Many companies are currently working with AI - but often in the form of pilot projects that never leave the testing stage. Experiments are being run left and right, but without a common direction, governance, or integration with business goals. This means that AI ends up as isolated initiatives that do not elevate the organization as a whole.
It is rarely the technology that is the problem. The biggest barriers relate to organization, competencies, culture, and leadership prioritization. Companies invest heavily in AI, but forget to update structures, decision-making processes, and ways of collaborating. Without clear ownership, AI cannot evolve from a tool into a strategic engine.
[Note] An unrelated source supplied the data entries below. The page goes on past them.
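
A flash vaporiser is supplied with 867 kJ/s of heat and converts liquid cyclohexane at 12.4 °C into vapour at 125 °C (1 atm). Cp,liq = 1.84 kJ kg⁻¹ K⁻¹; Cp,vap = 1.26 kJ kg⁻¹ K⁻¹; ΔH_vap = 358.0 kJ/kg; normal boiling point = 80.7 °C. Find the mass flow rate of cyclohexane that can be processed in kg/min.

Δh = 1.84×(80.7−12.4) + 358.0 + 1.26×(125−80.7) = 539.49 kJ/kg
Q = 867 kJ/s = 867 kJ/s = 52020 kJ/min
ṁ = Q/Δh = 52020 / 539.49 = 96.424 kg/min

ṁ = 96.4 kg/min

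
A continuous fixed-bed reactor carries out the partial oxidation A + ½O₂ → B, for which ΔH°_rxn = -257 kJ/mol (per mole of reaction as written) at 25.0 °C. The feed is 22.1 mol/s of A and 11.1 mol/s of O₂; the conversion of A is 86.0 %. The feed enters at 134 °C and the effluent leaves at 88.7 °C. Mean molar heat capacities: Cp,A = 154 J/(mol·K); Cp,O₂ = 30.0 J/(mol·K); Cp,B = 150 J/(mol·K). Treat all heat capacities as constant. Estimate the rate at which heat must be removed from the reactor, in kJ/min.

Extent of reaction ξ = 0.860 × 22.1 = 19.006 mol/s
Reaction term: ξ·ΔH°_rxn = 19.006 × -257 = -4884.5 kJ/s
Sensible, feed 134→25 °C: -407.27 kJ/s
Outlet flows (mol/s): A 3.094, O₂ 1.597, B 19.006
Sensible, products 25→88.7 °C: 215.01 kJ/s
Q = ΔH = -5076.8 kJ/s = -5076.8 kW
Heat removed = 304610 kJ/min

Q_out = 305000 kJ/min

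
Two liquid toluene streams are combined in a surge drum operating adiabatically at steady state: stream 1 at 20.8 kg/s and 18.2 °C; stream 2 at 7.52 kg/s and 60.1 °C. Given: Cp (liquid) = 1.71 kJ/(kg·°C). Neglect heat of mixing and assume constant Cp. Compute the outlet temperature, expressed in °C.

Energy balance with Q = 0: Σ ṁᵢCp,ᵢ(T_out − Tᵢ) = 0
T_out = Σ ṁᵢCp,ᵢTᵢ / Σ ṁᵢCp,ᵢ
      = 1420.2 / 48.427 = 29.326 °C

T_out = 29.3 °C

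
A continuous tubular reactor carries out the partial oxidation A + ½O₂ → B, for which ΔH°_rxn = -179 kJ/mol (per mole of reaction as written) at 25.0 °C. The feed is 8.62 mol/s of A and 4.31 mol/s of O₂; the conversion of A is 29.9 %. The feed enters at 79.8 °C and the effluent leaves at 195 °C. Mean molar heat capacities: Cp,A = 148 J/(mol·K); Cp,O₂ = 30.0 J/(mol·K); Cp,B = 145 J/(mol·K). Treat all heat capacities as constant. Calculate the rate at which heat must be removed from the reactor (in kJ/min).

Extent of reaction ξ = 0.299 × 8.62 = 2.5774 mol/s
Reaction term: ξ·ΔH°_rxn = 2.5774 × -179 = -461.35 kJ/s
Sensible, feed 79.8→25 °C: -76.997 kJ/s
Outlet flows (mol/s): A 6.0426, O₂ 3.0213, B 2.5774
Sensible, products 25→195 °C: 230.97 kJ/s
Q = ΔH = -307.37 kJ/s = -307.37 kW
Heat removed = 18442 kJ/min

Q_out = 18400 kJ/min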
AI must be moved from the engine room to the boardroom
AI does not just change how we work - it changes how companies should be led. When top management takes responsibility, something crucial happens: AI is linked to the decisions that shape the future. The most successful organizations today use AI as part of their strategic management, not as an isolated tech experiment.
Jesper sees this as a necessary development.
“AI should not be managed – it must be led. It is a discipline that should be on par with strategy, finance, and customers. The companies that manage to do this will define the market of the future.” -Jesper Nørding Pedersen
When AI receives leadership ownership, the organization gains a common direction. Innovation begins to happen across business, technology, and customer experience. And the investments start to create real value.
A wake-up call for Nordic and Northern European companies
Forte Pulse 2025 examines digital maturity in more than 450 companies in Denmark, Norway, and Germany. The picture is clear: AI takes up a lot of space in ambitions – but far less in business.
Companies want to work strategically with AI. But structures are lagging. Culture is lagging. Competencies have not been built up. And the organizational anchoring is too weak. Both internal and external transformation require something else: leadership, direction, and courage.
The winners of the future see AI as a leadership discipline
The coming year will be crucial. Companies are not only facing the implementation of AI - they are facing a transformation of their way of working and making decisions. AI is no longer a tool that resides in IT. It is a strategic driver that must be shaped and prioritized by those who set the direction for the business.
Without leadership ownership, AI will continue to exist as isolated initiatives. But when top management takes responsibility, AI can accelerate innovation, strengthen customer experiences, and create new business areas.
As Jesper puts it:
“The coming year will be defining. AI is not becoming less important - only more strategic. The question is not whether companies should work with AI, but who dares to own the agenda.”